WATCH: This robot captured rare footage beneath the Antarctic sea ice (text & video)

Australian scientists attached a camera to a ROV (remotely operated vehicle) deployed under the sea ice at O’Brien Bay, near Casey research station in East Antarctica.

The footage the robot explorer captured gives a rare glimpse into the Antarctic underwater world.

The robot was retrieving a SeapHox pH data logger, which has been recording the acidity, oxygen, salinity and temperature of seawater on an hourly basis since November last year.

Scientists are only just beginning to understand the biodiversity and complexity of the Antarctic near-shore ecosystem and the threats it is facing into the future.

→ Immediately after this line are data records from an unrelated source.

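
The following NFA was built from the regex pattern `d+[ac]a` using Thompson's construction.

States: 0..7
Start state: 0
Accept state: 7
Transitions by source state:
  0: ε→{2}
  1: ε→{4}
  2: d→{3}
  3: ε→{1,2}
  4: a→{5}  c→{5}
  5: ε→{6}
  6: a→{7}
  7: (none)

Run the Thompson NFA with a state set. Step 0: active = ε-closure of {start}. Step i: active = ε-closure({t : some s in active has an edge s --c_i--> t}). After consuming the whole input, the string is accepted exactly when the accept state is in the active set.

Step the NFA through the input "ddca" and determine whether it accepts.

start: ε-closure({0}) = {0,2}
'd' @ 1: {1,2,3,4}
'd' @ 2: {1,2,3,4}
'c' @ 3: {5,6}
'a' @ 4: {7}  [accepting]
final: {7}; accept 7 in set

Answer: ACCEPT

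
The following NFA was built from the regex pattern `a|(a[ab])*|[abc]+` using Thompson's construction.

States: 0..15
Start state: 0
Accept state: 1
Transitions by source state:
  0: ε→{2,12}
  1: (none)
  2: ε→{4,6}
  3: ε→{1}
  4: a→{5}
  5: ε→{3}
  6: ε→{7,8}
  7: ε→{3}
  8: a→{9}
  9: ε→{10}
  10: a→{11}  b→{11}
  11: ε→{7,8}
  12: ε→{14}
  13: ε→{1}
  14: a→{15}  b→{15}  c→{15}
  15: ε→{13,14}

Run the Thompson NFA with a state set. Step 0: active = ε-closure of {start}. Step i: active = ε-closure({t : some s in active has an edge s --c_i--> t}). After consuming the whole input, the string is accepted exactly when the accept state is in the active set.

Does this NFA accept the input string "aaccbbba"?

Answer: ACCEPT

Steps:
S₀ = ε-closure({0}) = {0,1,2,3,4,6,7,8,12,14}
'a' @ 1: {1,3,5,9,10,13,14,15}  (accept∈set)
'a' @ 2: {1,3,7,8,11,13,14,15}  (accept∈set)
'c' @ 3: {1,13,14,15}  (accept∈set)
'c' @ 4: {1,13,14,15}  (accept∈set)
'b' @ 5: {1,13,14,15}  (accept∈set)
'b' @ 6: {1,13,14,15}  (accept∈set)
'b' @ 7: {1,13,14,15}  (accept∈set)
'a' @ 8: {1,13,14,15}  (accept∈set)
final: {1,13,14,15}; accept 1 in set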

The Australian Antarctic Program project is the final field component of an experiment designed to determine the impact of ocean acidification on Southern Ocean sea-floor under increasing carbon dioxide emissions.

A quarter of the carbon dioxide emitted into the atmosphere is absorbed by the ocean which increases its acidity.

Antarctica may be one of the first places where the detrimental effects of ocean acidification are measured.

Australian Antarctic Division PhD student James Black says the ROV was deployed through a small hole drilled in the sea ice and also collected diatoms and sediment.

Scientists will study the effect of ocean acidification on these communities in laboratories at the Division’s headquarters in Tasmania.

“Even small shifts in the timing of sea ice breakout can alter the composition of communities in these shallow coastal waters so we’re seeking to understand what other impacts there may be in an acidifying ocean,” Black said.